Louisiana is hardly alone. Massachusetts Gov. Deval Patrick has declared the opioid addiction epidemic a public health emergency. Vermont Gov. Peter Shumlin devoted his entire State of the State address in January to heroin, calling it “a public health crisis.”

Note the language. Policymakers are speaking about addiction as a public health problem, not a law enforcement one. Indeed, even U.S. Attorney General Eric Holder has said that strict, mandatory minimum drug sentences should be reserved only for “high-level or violent drug traffickers.”

For better or worse, we now know what works in the “war on drugs,” a war that even tough-minded former prosecutors such as New Jersey Gov. Chris Christie, a Republican, have called a “failure.” It is not draconian prison sentences for drug offenders that “win” the “war,” but addiction treatment. Not only is it cheaper, it reduces recidivism. It also takes less of a toll on the community. One in 28 children currently has a parent behind bars, and one in every five state prisoners nationwide is serving time for a drug offense, which, Holder points out, “is not just financially unsustainable, it comes with human and moral costs that are impossible to calculate.”

Unfortunately, it appears that some in Louisiana – the state with the nation’s highest incarceration rate – are still taking steps backward, even as they push other positive reforms in line with the national consensus. Last week the Louisiana House passed a bill setting a two-year mandatory minimum for heroin possession and doubled the mandatory minimum to 10 years for heroin producers and distributors.

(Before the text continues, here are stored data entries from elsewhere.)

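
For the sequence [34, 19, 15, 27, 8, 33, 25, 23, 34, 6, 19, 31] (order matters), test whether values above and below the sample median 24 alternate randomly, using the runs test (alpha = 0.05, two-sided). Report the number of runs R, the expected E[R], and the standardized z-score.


Step 1: Compute median = 24; label A = above, B = below.
Labels in order: ABBABAABABBA  (n_A = 6, n_B = 6)
Step 2: Count runs R = 9.
Step 3: Under H0 (random ordering), E[R] = 2*n_A*n_B/(n_A+n_B) + 1 = 2*6*6/12 + 1 = 7.0000.
        Var[R] = 2*n_A*n_B*(2*n_A*n_B - n_A - n_B) / ((n_A+n_B)^2 * (n_A+n_B-1)) = 4320/1584 = 2.7273.
        SD[R] = 1.6514.
Step 4: Continuity-corrected z = (R - 0.5 - E[R]) / SD[R] = (9 - 0.5 - 7.0000) / 1.6514 = 0.9083.
Step 5: Two-sided p-value via normal approximation = 2*(1 - Phi(|z|)) = 0.363722.
Step 6: alpha = 0.05. fail to reject H0.

R = 9, z = 0.9083, p = 0.363722, fail to reject H0.


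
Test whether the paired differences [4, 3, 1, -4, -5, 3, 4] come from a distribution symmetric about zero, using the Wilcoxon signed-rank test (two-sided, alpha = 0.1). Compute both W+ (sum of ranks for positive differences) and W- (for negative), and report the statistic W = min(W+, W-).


Step 1: Drop any zero differences (none here) and take |d_i|.
|d| = [4, 3, 1, 4, 5, 3, 4]
Step 2: Midrank |d_i| (ties get averaged ranks).
ranks: |4|->5, |3|->2.5, |1|->1, |4|->5, |5|->7, |3|->2.5, |4|->5
Step 3: Attach original signs; sum ranks with positive sign and with negative sign.
W+ = 5 + 2.5 + 1 + 2.5 + 5 = 16
W- = 5 + 7 = 12
(Check: W+ + W- = 28 should equal n(n+1)/2 = 28.)
Step 4: Test statistic W = min(W+, W-) = 12.
Step 5: Ties in |d|, so use the tie-corrected normal approximation.
        E[W] = n(n+1)/4 = 7*8/4 = 14.
        Tie groups: |d|=3 (t=2), |d|=4 (t=3); sum(t^3 - t) = 30.
        Var[W] = n(n+1)(2n+1)/24 - sum(t^3-t)/48 = 840/24 - 30/48 = 34.375.
        z = (W - E[W]) / sqrt(Var[W]) = (12 - 14) / 5.8630 = -0.3411.
        Two-sided p = 2*Phi(z) = 0.733012.
Step 6: alpha = 0.1. fail to reject H0.

W+ = 16, W- = 12, W = min = 12, p = 0.733012, fail to reject H0.


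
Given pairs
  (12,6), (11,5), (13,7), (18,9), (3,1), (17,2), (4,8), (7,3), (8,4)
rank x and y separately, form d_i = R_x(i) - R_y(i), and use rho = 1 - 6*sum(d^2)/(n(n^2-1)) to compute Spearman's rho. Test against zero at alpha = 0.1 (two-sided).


Step 1: Rank x and y separately (midranks; no ties here).
rank(x): 12->6, 11->5, 13->7, 18->9, 3->1, 17->8, 4->2, 7->3, 8->4
rank(y): 6->6, 5->5, 7->7, 9->9, 1->1, 2->2, 8->8, 3->3, 4->4
Step 2: d_i = R_x(i) - R_y(i); compute d_i^2.
  (6-6)^2=0, (5-5)^2=0, (7-7)^2=0, (9-9)^2=0, (1-1)^2=0, (8-2)^2=36, (2-8)^2=36, (3-3)^2=0, (4-4)^2=0
sum(d^2) = 72.
Step 3: rho = 1 - 6*72 / (9*(9^2 - 1)) = 1 - 432/720 = 0.400000.
Step 4: Under H0, t = rho * sqrt((n-2)/(1-rho^2)) = 1.1547 ~ t(7).
Step 5: Two-sided p-value from the t-distribution with 7 df = 0.286105.
Step 6: alpha = 0.1. fail to reject H0.

rho = 0.4000, p = 0.286105, fail to reject H0 at alpha = 0.1.


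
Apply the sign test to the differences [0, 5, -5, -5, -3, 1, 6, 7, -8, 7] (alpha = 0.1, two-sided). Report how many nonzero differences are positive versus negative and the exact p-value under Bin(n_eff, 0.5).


Step 1: Discard zero differences. Original n = 10; n_eff = number of nonzero differences = 9.
Nonzero differences (with sign): +5, -5, -5, -3, +1, +6, +7, -8, +7
Step 2: Count signs: positive = 5, negative = 4.
Step 3: Under H0: P(positive) = 0.5, so the number of positives S ~ Bin(9, 0.5).
Step 4: Two-sided exact p-value = sum of Bin(9,0.5) probabilities at or below the observed probability = 1.000000.
Step 5: alpha = 0.1. fail to reject H0.

n_eff = 9, pos = 5, neg = 4, p = 1.000000, fail to reject H0.


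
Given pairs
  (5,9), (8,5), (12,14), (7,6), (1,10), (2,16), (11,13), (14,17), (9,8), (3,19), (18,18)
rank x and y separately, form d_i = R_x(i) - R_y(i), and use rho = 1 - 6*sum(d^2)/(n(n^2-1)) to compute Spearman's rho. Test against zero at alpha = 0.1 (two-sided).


Step 1: Rank x and y separately (midranks; no ties here).
rank(x): 5->4, 8->6, 12->9, 7->5, 1->1, 2->2, 11->8, 14->10, 9->7, 3->3, 18->11
rank(y): 9->4, 5->1, 14->7, 6->2, 10->5, 16->8, 13->6, 17->9, 8->3, 19->11, 18->10
Step 2: d_i = R_x(i) - R_y(i); compute d_i^2.
  (4-4)^2=0, (6-1)^2=25, (9-7)^2=4, (5-2)^2=9, (1-5)^2=16, (2-8)^2=36, (8-6)^2=4, (10-9)^2=1, (7-3)^2=16, (3-11)^2=64, (11-10)^2=1
sum(d^2) = 176.
Step 3: rho = 1 - 6*176 / (11*(11^2 - 1)) = 1 - 1056/1320 = 0.200000.
Step 4: Under H0, t = rho * sqrt((n-2)/(1-rho^2)) = 0.6124 ~ t(9).
Step 5: Two-sided p-value from the t-distribution with 9 df = 0.555445.
Step 6: alpha = 0.1. fail to reject H0.

rho = 0.2000, p = 0.555445, fail to reject H0 at alpha = 0.1.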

An amendment to the bill requires addicts sentenced under the law to receive court-approved substance-abuse treatment.

The measure now heads to the state Senate, which has a draconian bill of its own. It calls for a mandatory hard-labor minimum of 10 years for heroin producers and distributors and a maximum of 99 years, up from 50. However, someone convicted under the law — regardless of the circumstance — would have to wait a minimum of five years for probation or suspension of sentence. Baker Police Chief Mike Knaps captured the sentiment behind the legislation well: “If [heroin dealers] had a fear of God, they wouldn’t be doing it to begin with, so we have to do something that puts the fear of the system in them and that means imposing greater sentences.”

Perhaps a pause for rationality is in order. Is it plausible to believe that heroin dealers and distributors will be deterred by an increase in the maximum sentence from 50 to 99 years, or even a doubling of the minimum sentence from five to 10 years? Will this sentencing regime truly reduce the availability of heroin?

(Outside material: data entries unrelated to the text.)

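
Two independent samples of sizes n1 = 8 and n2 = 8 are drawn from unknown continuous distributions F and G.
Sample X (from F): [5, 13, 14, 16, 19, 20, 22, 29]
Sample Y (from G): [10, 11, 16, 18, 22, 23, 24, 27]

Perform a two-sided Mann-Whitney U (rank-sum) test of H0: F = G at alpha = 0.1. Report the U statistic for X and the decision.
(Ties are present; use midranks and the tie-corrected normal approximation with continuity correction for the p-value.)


Step 1: Combine and sort all 16 observations; assign midranks.
sorted (value, group): (5,X), (10,Y), (11,Y), (13,X), (14,X), (16,X), (16,Y), (18,Y), (19,X), (20,X), (22,X), (22,Y), (23,Y), (24,Y), (27,Y), (29,X)
ranks: 5->1, 10->2, 11->3, 13->4, 14->5, 16->6.5, 16->6.5, 18->8, 19->9, 20->10, 22->11.5, 22->11.5, 23->13, 24->14, 27->15, 29->16
Step 2: Rank sum for X: R1 = 1 + 4 + 5 + 6.5 + 9 + 10 + 11.5 + 16 = 63.
Step 3: U_X = R1 - n1(n1+1)/2 = 63 - 8*9/2 = 63 - 36 = 27.
       U_Y = n1*n2 - U_X = 64 - 27 = 37.
Step 4: Ties are present, so use the tie-corrected normal approximation (with continuity correction) for the p-value.
Step 5: p-value = 0.636006; compare to alpha = 0.1. fail to reject H0.

U_X = 27, p = 0.636006, fail to reject H0 at alpha = 0.1.


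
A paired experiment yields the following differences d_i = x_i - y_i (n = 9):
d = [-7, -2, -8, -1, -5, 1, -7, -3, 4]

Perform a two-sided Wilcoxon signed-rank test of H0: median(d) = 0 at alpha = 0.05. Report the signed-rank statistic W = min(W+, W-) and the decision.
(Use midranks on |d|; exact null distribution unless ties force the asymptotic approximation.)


Step 1: Drop any zero differences (none here) and take |d_i|.
|d| = [7, 2, 8, 1, 5, 1, 7, 3, 4]
Step 2: Midrank |d_i| (ties get averaged ranks).
ranks: |7|->7.5, |2|->3, |8|->9, |1|->1.5, |5|->6, |1|->1.5, |7|->7.5, |3|->4, |4|->5
Step 3: Attach original signs; sum ranks with positive sign and with negative sign.
W+ = 1.5 + 5 = 6.5
W- = 7.5 + 3 + 9 + 1.5 + 6 + 7.5 + 4 = 38.5
(Check: W+ + W- = 45 should equal n(n+1)/2 = 45.)
Step 4: Test statistic W = min(W+, W-) = 6.5.
Step 5: Ties in |d|, so use the tie-corrected normal approximation.
        E[W] = n(n+1)/4 = 9*10/4 = 22.5.
        Tie groups: |d|=1 (t=2), |d|=7 (t=2); sum(t^3 - t) = 12.
        Var[W] = n(n+1)(2n+1)/24 - sum(t^3-t)/48 = 1710/24 - 12/48 = 71.
        z = (W - E[W]) / sqrt(Var[W]) = (6.5 - 22.5) / 8.4261 = -1.8989.
        Two-sided p = 2*Phi(z) = 0.057584.
Step 6: alpha = 0.05. fail to reject H0.

W+ = 6.5, W- = 38.5, W = min = 6.5, p = 0.057584, fail to reject H0.


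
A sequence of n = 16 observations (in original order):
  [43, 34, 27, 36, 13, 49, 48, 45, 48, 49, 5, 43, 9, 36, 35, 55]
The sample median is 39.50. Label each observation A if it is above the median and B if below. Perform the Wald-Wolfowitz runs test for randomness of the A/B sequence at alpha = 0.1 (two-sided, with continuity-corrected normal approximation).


Step 1: Compute median = 39.50; label A = above, B = below.
Labels in order: ABBBBAAAAABABBBA  (n_A = 8, n_B = 8)
Step 2: Count runs R = 7.
Step 3: Under H0 (random ordering), E[R] = 2*n_A*n_B/(n_A+n_B) + 1 = 2*8*8/16 + 1 = 9.0000.
        Var[R] = 2*n_A*n_B*(2*n_A*n_B - n_A - n_B) / ((n_A+n_B)^2 * (n_A+n_B-1)) = 14336/3840 = 3.7333.
        SD[R] = 1.9322.
Step 4: Continuity-corrected z = (R + 0.5 - E[R]) / SD[R] = (7 + 0.5 - 9.0000) / 1.9322 = -0.7763.
Step 5: Two-sided p-value via normal approximation = 2*(1 - Phi(|z|)) = 0.437558.
Step 6: alpha = 0.1. fail to reject H0.

R = 7, z = -0.7763, p = 0.437558, fail to reject H0.


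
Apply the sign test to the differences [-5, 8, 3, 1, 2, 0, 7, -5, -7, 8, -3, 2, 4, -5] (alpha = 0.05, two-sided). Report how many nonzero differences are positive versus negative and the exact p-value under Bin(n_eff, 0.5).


Step 1: Discard zero differences. Original n = 14; n_eff = number of nonzero differences = 13.
Nonzero differences (with sign): -5, +8, +3, +1, +2, +7, -5, -7, +8, -3, +2, +4, -5
Step 2: Count signs: positive = 8, negative = 5.
Step 3: Under H0: P(positive) = 0.5, so the number of positives S ~ Bin(13, 0.5).
Step 4: Two-sided exact p-value = sum of Bin(13,0.5) probabilities at or below the observed probability = 0.581055.
Step 5: alpha = 0.05. fail to reject H0.

n_eff = 13, pos = 8, neg = 5, p = 0.581055, fail to reject H0.


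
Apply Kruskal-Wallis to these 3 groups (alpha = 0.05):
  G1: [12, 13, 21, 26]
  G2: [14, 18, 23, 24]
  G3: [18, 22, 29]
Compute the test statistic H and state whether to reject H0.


Step 1: Combine all N = 11 observations and assign midranks.
sorted (value, group, rank): (12,G1,1), (13,G1,2), (14,G2,3), (18,G2,4.5), (18,G3,4.5), (21,G1,6), (22,G3,7), (23,G2,8), (24,G2,9), (26,G1,10), (29,G3,11)
Step 2: Sum ranks within each group.
R_1 = 19 (n_1 = 4)
R_2 = 24.5 (n_2 = 4)
R_3 = 22.5 (n_3 = 3)
Step 3: H = 12/(N(N+1)) * sum(R_i^2/n_i) - 3(N+1)
     = 12/(11*12) * (19^2/4 + 24.5^2/4 + 22.5^2/3) - 3*12
     = 0.090909 * 409.062 - 36
     = 1.187500.
Step 4: Ties present; correction factor C = 1 - 6/(11^3 - 11) = 0.995455. Corrected H = 1.187500 / 0.995455 = 1.192922.
Step 5: Under H0, H ~ chi^2(2); p-value = 0.550757.
Step 6: alpha = 0.05. fail to reject H0.

H = 1.1929, df = 2, p = 0.550757, fail to reject H0.


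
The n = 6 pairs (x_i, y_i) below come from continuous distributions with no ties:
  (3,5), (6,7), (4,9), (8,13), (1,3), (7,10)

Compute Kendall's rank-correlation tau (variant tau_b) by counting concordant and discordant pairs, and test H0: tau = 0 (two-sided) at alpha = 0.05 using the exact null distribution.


Step 1: Enumerate the 15 unordered pairs (i,j) with i<j and classify each by sign(x_j-x_i) * sign(y_j-y_i).
  (1,2):dx=+3,dy=+2->C; (1,3):dx=+1,dy=+4->C; (1,4):dx=+5,dy=+8->C; (1,5):dx=-2,dy=-2->C
  (1,6):dx=+4,dy=+5->C; (2,3):dx=-2,dy=+2->D; (2,4):dx=+2,dy=+6->C; (2,5):dx=-5,dy=-4->C
  (2,6):dx=+1,dy=+3->C; (3,4):dx=+4,dy=+4->C; (3,5):dx=-3,dy=-6->C; (3,6):dx=+3,dy=+1->C
  (4,5):dx=-7,dy=-10->C; (4,6):dx=-1,dy=-3->C; (5,6):dx=+6,dy=+7->C
Step 2: C = 14, D = 1, total pairs = 15.
Step 3: tau = (C - D)/(n(n-1)/2) = (14 - 1)/15 = 0.866667.
Step 4: Exact two-sided p-value (enumerate n! = 720 permutations of y under H0): p = 0.016667.
Step 5: alpha = 0.05. reject H0.

tau_b = 0.8667 (C=14, D=1), p = 0.016667, reject H0.


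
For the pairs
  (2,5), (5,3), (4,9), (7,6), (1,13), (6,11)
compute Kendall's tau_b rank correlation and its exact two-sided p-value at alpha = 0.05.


Step 1: Enumerate the 15 unordered pairs (i,j) with i<j and classify each by sign(x_j-x_i) * sign(y_j-y_i).
  (1,2):dx=+3,dy=-2->D; (1,3):dx=+2,dy=+4->C; (1,4):dx=+5,dy=+1->C; (1,5):dx=-1,dy=+8->D
  (1,6):dx=+4,dy=+6->C; (2,3):dx=-1,dy=+6->D; (2,4):dx=+2,dy=+3->C; (2,5):dx=-4,dy=+10->D
  (2,6):dx=+1,dy=+8->C; (3,4):dx=+3,dy=-3->D; (3,5):dx=-3,dy=+4->D; (3,6):dx=+2,dy=+2->C
  (4,5):dx=-6,dy=+7->D; (4,6):dx=-1,dy=+5->D; (5,6):dx=+5,dy=-2->D
Step 2: C = 6, D = 9, total pairs = 15.
Step 3: tau = (C - D)/(n(n-1)/2) = (6 - 9)/15 = -0.200000.
Step 4: Exact two-sided p-value (enumerate n! = 720 permutations of y under H0): p = 0.719444.
Step 5: alpha = 0.05. fail to reject H0.

tau_b = -0.2000 (C=6, D=9), p = 0.719444, fail to reject H0.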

Across the country, conservatives and progressives, in red and blue states, and in Washington, are coming around to the failure of draconian criminal justice policies. Sixty percent of Americans now oppose mandatory minimums for nonviolent crimes like drug possession. Louisiana too has enacted meaningful reforms in recent years: improving the use of policies that would reward inmates with earlier release for participating in prison programming and increasing parole eligibility for certain offenders. Legislation that focuses on increasing time behind bars instead of thoughtful alternatives to incarceration that deal with Louisiana’s struggle with addiction such as treatment and addiction intervention is a step in the wrong direction.

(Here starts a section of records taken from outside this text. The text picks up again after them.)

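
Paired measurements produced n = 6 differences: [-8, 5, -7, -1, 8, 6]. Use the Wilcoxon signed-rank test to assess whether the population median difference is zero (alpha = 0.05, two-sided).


Step 1: Drop any zero differences (none here) and take |d_i|.
|d| = [8, 5, 7, 1, 8, 6]
Step 2: Midrank |d_i| (ties get averaged ranks).
ranks: |8|->5.5, |5|->2, |7|->4, |1|->1, |8|->5.5, |6|->3
Step 3: Attach original signs; sum ranks with positive sign and with negative sign.
W+ = 2 + 5.5 + 3 = 10.5
W- = 5.5 + 4 + 1 = 10.5
(Check: W+ + W- = 21 should equal n(n+1)/2 = 21.)
Step 4: Test statistic W = min(W+, W-) = 10.5.
Step 5: Ties in |d|, so use the tie-corrected normal approximation.
        E[W] = n(n+1)/4 = 6*7/4 = 10.5.
        Tie groups: |d|=8 (t=2); sum(t^3 - t) = 6.
        Var[W] = n(n+1)(2n+1)/24 - sum(t^3-t)/48 = 546/24 - 6/48 = 22.625.
        z = (W - E[W]) / sqrt(Var[W]) = (10.5 - 10.5) / 4.7566 = 0.0000.
        Two-sided p = 2*Phi(z) = 1.000000.
Step 6: alpha = 0.05. fail to reject H0.

W+ = 10.5, W- = 10.5, W = min = 10.5, p = 1.000000, fail to reject H0.


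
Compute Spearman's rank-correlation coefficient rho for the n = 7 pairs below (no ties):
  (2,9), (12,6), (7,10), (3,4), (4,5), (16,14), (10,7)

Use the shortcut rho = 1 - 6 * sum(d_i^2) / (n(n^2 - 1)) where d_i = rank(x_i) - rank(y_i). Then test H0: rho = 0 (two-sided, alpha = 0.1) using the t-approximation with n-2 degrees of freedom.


Step 1: Rank x and y separately (midranks; no ties here).
rank(x): 2->1, 12->6, 7->4, 3->2, 4->3, 16->7, 10->5
rank(y): 9->5, 6->3, 10->6, 4->1, 5->2, 14->7, 7->4
Step 2: d_i = R_x(i) - R_y(i); compute d_i^2.
  (1-5)^2=16, (6-3)^2=9, (4-6)^2=4, (2-1)^2=1, (3-2)^2=1, (7-7)^2=0, (5-4)^2=1
sum(d^2) = 32.
Step 3: rho = 1 - 6*32 / (7*(7^2 - 1)) = 1 - 192/336 = 0.428571.
Step 4: Under H0, t = rho * sqrt((n-2)/(1-rho^2)) = 1.0607 ~ t(5).
Step 5: Two-sided p-value from the t-distribution with 5 df = 0.337368.
Step 6: alpha = 0.1. fail to reject H0.

rho = 0.4286, p = 0.337368, fail to reject H0 at alpha = 0.1.


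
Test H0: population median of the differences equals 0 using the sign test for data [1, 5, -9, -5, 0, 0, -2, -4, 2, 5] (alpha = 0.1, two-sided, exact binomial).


Step 1: Discard zero differences. Original n = 10; n_eff = number of nonzero differences = 8.
Nonzero differences (with sign): +1, +5, -9, -5, -2, -4, +2, +5
Step 2: Count signs: positive = 4, negative = 4.
Step 3: Under H0: P(positive) = 0.5, so the number of positives S ~ Bin(8, 0.5).
Step 4: Two-sided exact p-value = sum of Bin(8,0.5) probabilities at or below the observed probability = 1.000000.
Step 5: alpha = 0.1. fail to reject H0.

n_eff = 8, pos = 4, neg = 4, p = 1.000000, fail to reject H0.


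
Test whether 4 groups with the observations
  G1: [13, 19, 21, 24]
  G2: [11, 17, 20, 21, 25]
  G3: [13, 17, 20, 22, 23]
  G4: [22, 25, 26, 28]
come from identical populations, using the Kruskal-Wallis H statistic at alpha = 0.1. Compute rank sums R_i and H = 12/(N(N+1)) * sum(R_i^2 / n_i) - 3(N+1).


Step 1: Combine all N = 18 observations and assign midranks.
sorted (value, group, rank): (11,G2,1), (13,G1,2.5), (13,G3,2.5), (17,G2,4.5), (17,G3,4.5), (19,G1,6), (20,G2,7.5), (20,G3,7.5), (21,G1,9.5), (21,G2,9.5), (22,G3,11.5), (22,G4,11.5), (23,G3,13), (24,G1,14), (25,G2,15.5), (25,G4,15.5), (26,G4,17), (28,G4,18)
Step 2: Sum ranks within each group.
R_1 = 32 (n_1 = 4)
R_2 = 38 (n_2 = 5)
R_3 = 39 (n_3 = 5)
R_4 = 62 (n_4 = 4)
Step 3: H = 12/(N(N+1)) * sum(R_i^2/n_i) - 3(N+1)
     = 12/(18*19) * (32^2/4 + 38^2/5 + 39^2/5 + 62^2/4) - 3*19
     = 0.035088 * 1810 - 57
     = 6.508772.
Step 4: Ties present; correction factor C = 1 - 36/(18^3 - 18) = 0.993808. Corrected H = 6.508772 / 0.993808 = 6.549325.
Step 5: Under H0, H ~ chi^2(3); p-value = 0.087737.
Step 6: alpha = 0.1. reject H0.

H = 6.5493, df = 3, p = 0.087737, reject H0.


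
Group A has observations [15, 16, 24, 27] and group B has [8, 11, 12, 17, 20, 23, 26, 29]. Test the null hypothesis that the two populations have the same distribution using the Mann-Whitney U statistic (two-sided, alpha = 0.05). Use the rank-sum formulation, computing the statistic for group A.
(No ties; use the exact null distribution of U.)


Step 1: Combine and sort all 12 observations; assign midranks.
sorted (value, group): (8,Y), (11,Y), (12,Y), (15,X), (16,X), (17,Y), (20,Y), (23,Y), (24,X), (26,Y), (27,X), (29,Y)
ranks: 8->1, 11->2, 12->3, 15->4, 16->5, 17->6, 20->7, 23->8, 24->9, 26->10, 27->11, 29->12
Step 2: Rank sum for X: R1 = 4 + 5 + 9 + 11 = 29.
Step 3: U_X = R1 - n1(n1+1)/2 = 29 - 4*5/2 = 29 - 10 = 19.
       U_Y = n1*n2 - U_X = 32 - 19 = 13.
Step 4: No ties, so the exact null distribution of U (based on enumerating the C(12,4) = 495 equally likely rank assignments) gives the two-sided p-value.
Step 5: p-value = 0.682828; compare to alpha = 0.05. fail to reject H0.

U_X = 19, p = 0.682828, fail to reject H0 at alpha = 0.05.


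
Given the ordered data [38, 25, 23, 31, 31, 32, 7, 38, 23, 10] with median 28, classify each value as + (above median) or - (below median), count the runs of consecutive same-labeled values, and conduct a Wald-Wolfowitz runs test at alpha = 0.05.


Step 1: Compute median = 28; label A = above, B = below.
Labels in order: ABBAAABABB  (n_A = 5, n_B = 5)
Step 2: Count runs R = 6.
Step 3: Under H0 (random ordering), E[R] = 2*n_A*n_B/(n_A+n_B) + 1 = 2*5*5/10 + 1 = 6.0000.
        Var[R] = 2*n_A*n_B*(2*n_A*n_B - n_A - n_B) / ((n_A+n_B)^2 * (n_A+n_B-1)) = 2000/900 = 2.2222.
        SD[R] = 1.4907.
Step 4: R = E[R], so z = 0 with no continuity correction.
Step 5: Two-sided p-value via normal approximation = 2*(1 - Phi(|z|)) = 1.000000.
Step 6: alpha = 0.05. fail to reject H0.

R = 6, z = 0.0000, p = 1.000000, fail to reject H0.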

Crime-reduction is a vital goal for any community. But throwing heroin users behind bars does little to improve public safety. It does nothing to solve addiction and creates one more family with an absent adult. For those truly interested in fighting crime, it might be worthwhile to consider a few numbers: There is a 50-80 percent reduction in crime by heroin addicts when they are in treatment. Treatment costs as little as $5,000 per year. Incarceration in Louisiana costs an average of more than $17,000 per prisoner. In a time when every government penny should be spent wisely, do harsher sentences for heroin addicts really make sense?